DESIGN: Double-masked, 100-week, multicenter, active-controlled, randomized trials.

METHODS: Subjects were randomized 1:1:1 to brolucizumab 3mg/6mg or aflibercept 2mg in KESTREL (N=566) or 1:1 to brolucizumab 6mg or aflibercept 2mg in KITE (N=360). Brolucizumab groups received 5 loading doses every 6 weeks (q6w) followed by q12w dosing, with optional adjustment to q8w if disease activity was identified at pre-defined assessment visits; aflibercept groups received 5xq4w followed by fixed q8w dosing. The primary endpoint was best-corrected visual acuity (BCVA) change from baseline at Week 52; secondary endpoints included the proportion of subjects maintained on q12w dosing, change in DRSS score and anatomical and safety outcomes.

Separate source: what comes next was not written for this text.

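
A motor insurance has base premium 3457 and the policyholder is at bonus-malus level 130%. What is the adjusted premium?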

RESULTS: At Week 52, brolucizumab 6mg was noninferior (NI margin 4 letters) to aflibercept in mean change in BCVA from baseline (KESTREL: +9.2 letters versus +10.5 letters; KITE: +10.6 letters versus +9.4 letters; p<0.001), more subjects achieved central subfield thickness (CSFT) <280µm and fewer had persisting subretinal and/or intraretinal fluid versus aflibercept, with >50% of brolucizumab 6mg subjects maintained on q12w dosing after loading. In KITE, brolucizumab 6mg showed superior improvements in change of CSFT from baseline over Week 40-Week 52 versus aflibercept (p=0.001). The incidence of ocular serious adverse events was 3.7% (brolucizumab 3mg), 1.1% (brolucizumab 6mg), 2.1% (aflibercept) in KESTREL; 2.2% (brolucizumab 6mg), 1.7% (aflibercept) in KITE.